Video by Stevie Ray Vaughan
- Released: November 26, 1991
- Recorded: El Mocambo Toronto, Ontario, Canada July 20, 1983
- Genre: Blues
- Length: 63 minutes
- Label: Sony
- Director: Dennis Saunders
- Producer: John Martin

Stevie Ray Vaughan chronology
| Pride and Joy (1990) | Live at the El Mocambo (1991) | Live from Austin, Texas (1995) |

= Live at the El Mocambo (Stevie Ray Vaughan video) =

Live at the El Mocambo is a live video by Stevie Ray Vaughan and Double Trouble. The film was recorded at El Mocambo club in Toronto, Ontario on July 20, 1983, during the band's Texas Flood Tour. It was also released as a DVD on December 21, 1999, with interviews from drummer Chris Layton and bassist Tommy Shannon.

The performance was later released in 2014 on the album The Complete Epic Recordings Collection (Live) with two bonus tracks, Howlin Wolf's "You'll Be Mine" and Vaughan's own "Rude Mood".

== Critical reception ==
The DVD release of Live at the El Mocambo received positive acclaim, particularly for its musical value and historical significance.

Contemporary critics lauded the concert as an exceptional documentation of Stevie Ray Vaughan and Double Trouble's live performance, highlighting a setlist that featured the band's major hits.

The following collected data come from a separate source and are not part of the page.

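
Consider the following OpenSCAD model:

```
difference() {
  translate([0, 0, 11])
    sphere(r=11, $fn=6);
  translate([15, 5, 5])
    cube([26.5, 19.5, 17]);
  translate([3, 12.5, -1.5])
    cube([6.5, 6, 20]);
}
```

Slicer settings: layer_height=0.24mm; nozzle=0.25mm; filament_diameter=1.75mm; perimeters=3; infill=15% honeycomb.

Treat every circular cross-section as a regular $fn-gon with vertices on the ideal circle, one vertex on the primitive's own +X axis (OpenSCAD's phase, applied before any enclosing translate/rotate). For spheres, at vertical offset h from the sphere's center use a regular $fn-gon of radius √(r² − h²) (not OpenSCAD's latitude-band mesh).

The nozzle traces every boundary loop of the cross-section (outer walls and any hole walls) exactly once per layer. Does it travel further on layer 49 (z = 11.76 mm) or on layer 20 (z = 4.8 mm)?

layer 49 (z = 11.76 mm)

Layer 49 (z = 11.76): the r=11 sphere contributes a regular 6-gon of circumradius √(11²−0.76²) = 10.974 (perimeter = 2·6·10.974·sin(180°/6) = 65.84 mm); the cube at (15, 5) is present — its section is the full 26.5×19.5 rectangle (perimeter 92.00 mm); the cube at (3, 12.5) (footprint 6.5×6) is included at this height (perimeter 25.00 mm); Taking the first minus the rest: starting from the r=11 sphere, the 26.5×19.5 cube at (15, 5) misses the remaining region (no effect); the 6.5×6 cube at (3, 12.5) misses the remaining region (no effect) — boundary = 65.84 mm. So its perimeter = 65.84 mm. Layer 20 (z = 4.8): the sphere: section is a regular 6-gon, circumradius = √(r²−h²) = √(11²−6.2²) = 9.086 (perimeter = 2·6·9.086·sin(180°/6) = 54.52 mm); the cube at (15, 5) is not intersected at this z (z outside [5, 22]); the cube at (3, 12.5) is present — its section is the full 6.5×6 rectangle (perimeter 25.00 mm); Subtracting the remaining from the first: starting from the r=11 sphere, the 6.5×6 cube at (3, 12.5) misses the remaining region (no effect) — boundary = 54.52 mm. So its perimeter = 54.52 mm. Layer 49 is larger (65.84 vs 54.52 mm).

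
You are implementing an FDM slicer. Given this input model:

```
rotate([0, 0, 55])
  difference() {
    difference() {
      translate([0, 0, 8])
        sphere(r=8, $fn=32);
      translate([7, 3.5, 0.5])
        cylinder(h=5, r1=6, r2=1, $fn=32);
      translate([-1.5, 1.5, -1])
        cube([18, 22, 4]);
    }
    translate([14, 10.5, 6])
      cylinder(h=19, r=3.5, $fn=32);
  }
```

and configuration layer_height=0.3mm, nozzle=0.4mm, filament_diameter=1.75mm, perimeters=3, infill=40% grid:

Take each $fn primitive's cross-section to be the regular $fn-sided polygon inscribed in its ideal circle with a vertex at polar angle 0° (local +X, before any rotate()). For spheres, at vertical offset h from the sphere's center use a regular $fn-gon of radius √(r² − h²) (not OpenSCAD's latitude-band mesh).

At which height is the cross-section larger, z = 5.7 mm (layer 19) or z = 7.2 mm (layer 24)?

Layer 19 (z = 5.7): the sphere: section is a regular 32-gon, circumradius = √(r²−h²) = √(8²−2.3²) = 7.662 (area = (32/2)·7.662²·sin(360°/32) = 183.26 mm²); the cone at (7, 3.5) is absent (z outside [0.5, 5.5]); the cube at (-1.5, 1.5) is absent (z outside [-1, 3]); After the difference (first − rest): none of the subtracted shapes is present at this height, so the r=8 sphere is unchanged — area = 183.26 mm²; the cylinder at (14, 10.5) is not intersected at this z (z outside [6, 25]); After the difference (first − rest): none of the subtracted shapes is present at this height, so the result so far is unchanged — area = 183.26 mm²; (rotated 55° about Z; rotation is an isometry so areas/perimeters/island counts are preserved). So its area = 183.26 mm². Layer 24 (z = 7.2): the r=8 sphere slices to a regular 32-gon of circumradius 7.960 (√(r²−h²) with h=0.8 from center) (area = (32/2)·7.960²·sin(360°/32) = 197.77 mm²); the cone at (7, 3.5) is not intersected at this z (z outside [0.5, 5.5]); the cube at (-1.5, 1.5) is absent (z outside [-1, 3]); Subtracting the remaining from the first: none of the subtracted shapes is present at this height, so the r=8 sphere is unchanged — area = 197.77 mm²; the cylinder at (14, 10.5): section is a regular 32-gon, circumradius r=3.5 (area = (32/2)·3.500²·sin(360°/32) = 38.24 mm²); Subtracting the remaining from the first: starting from that combined region (197.77 mm²), the r=3.5 cylinder at (14, 10.5) misses the remaining region (no effect) — area = 197.77 mm²; (whole slice rotated 55° about Z — lengths, areas and connectivity unchanged). So its area = 197.77 mm². Layer 24 is larger (197.77 vs 183.26 mm²).

layer 24 (z = 7.2 mm)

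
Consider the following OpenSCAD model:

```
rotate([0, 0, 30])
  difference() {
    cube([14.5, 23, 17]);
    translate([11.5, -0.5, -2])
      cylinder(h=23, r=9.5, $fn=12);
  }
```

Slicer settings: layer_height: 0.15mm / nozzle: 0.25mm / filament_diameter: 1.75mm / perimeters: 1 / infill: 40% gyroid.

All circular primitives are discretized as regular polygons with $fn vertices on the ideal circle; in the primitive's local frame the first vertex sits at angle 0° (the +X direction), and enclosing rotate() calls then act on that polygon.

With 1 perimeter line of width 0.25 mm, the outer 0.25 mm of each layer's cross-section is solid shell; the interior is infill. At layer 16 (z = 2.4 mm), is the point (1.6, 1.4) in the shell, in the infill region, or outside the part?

shell

At z = 2.4 mm: the cube (footprint 14.5×23) is included at this height; the r=9.5 cylinder at (11.5, -0.5) gives a regular 12-gon of circumradius 9.5 (constant along its height); Subtracting the remaining from the first: starting from the 14.5×23 cube, the r=9.5 cylinder at (11.5, -0.5) partially overlaps it — only the 88.77 mm² overlap (of its 270.75 mm²) is removed, clipping the outline — 1 connected region; (rotated 30° about Z; rotation is an isometry so areas/perimeters/island counts are preserved). Overall, the cross-section is a single solid region. Undo the 30° rotation: the query point maps to (2.086, 0.412) in the un-rotated model frame. The nearest boundary edge runs (3.27, 4.25)→(2.13, 0.00); distance from the point to it = 0.15 mm. The point is inside the cross-section, 0.15 mm from the nearest boundary — within the 0.25 mm shell band (1 × 0.25).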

The release was praised for capturing a nostalgic, intimate club atmosphere akin to "home rock concerts." Reviewers noted that the visual presentation successfully isolated the performing artists from the background, effectively focusing the audience's full attention on the band.

From a technical standpoint, the release offered two distinct audio options: a multi-channel Dolby Digital mix and a standard PCM audio track. Critics observed that the multi-channel option provided a broader soundstage, though they advised listeners seeking a more authentic reproduction of the original venue's acoustic environment to opt for the stereo format. The image quality, while restricted by indoor venue conditions poorly suited for professional filming, was deemed acceptable, especially considering the lack of visual distortion from the stage lights. Additionally, the inclusion of bonus materials—such as synchronized lyrics in subtitles, musician discographies, and a comprehensive band history—was well-received by reviewers.

==Track listing==
1. "Testify" (Isley Brothers) - 3:34
2. "So Excited" (S.R. Vaughan) - 4:05
3. "Voodoo Child (Slight Return)" (Jimi Hendrix) - 6:39
4. "Pride and Joy" (S.R. Vaughan) - 4:36
5. "Tell Me" (Chester Arthur Burnett) - 3:08
6. "Mary Had a Little Lamb" (George 'Buddy' Guy) - 3:15
7. "Texas Flood" (Larry Davis / Joseph Wade Scott) - 9:30
8. "Love Struck Baby" (S.R. Vaughan) - 2:51
9. "Hug You, Squeeze You" (John Lee Hooker) - 3:44
10. "Third Stone from the Sun" (Jimi Hendrix) - 6:10
11. "Lenny" (S.R. Vaughan) - 8:36
12. "Wham" (Lonnie Mack) - 3:47

==Certifications==

| Region | Certification | Certified units/sales |
| France (SNEP) | Gold | 10,000^{*} |
| United States (RIAA) | 2× Platinum | 200,000^{^} |
^{*} Sales figures based on certification alone. ^{^} Shipments figures based on certification alone.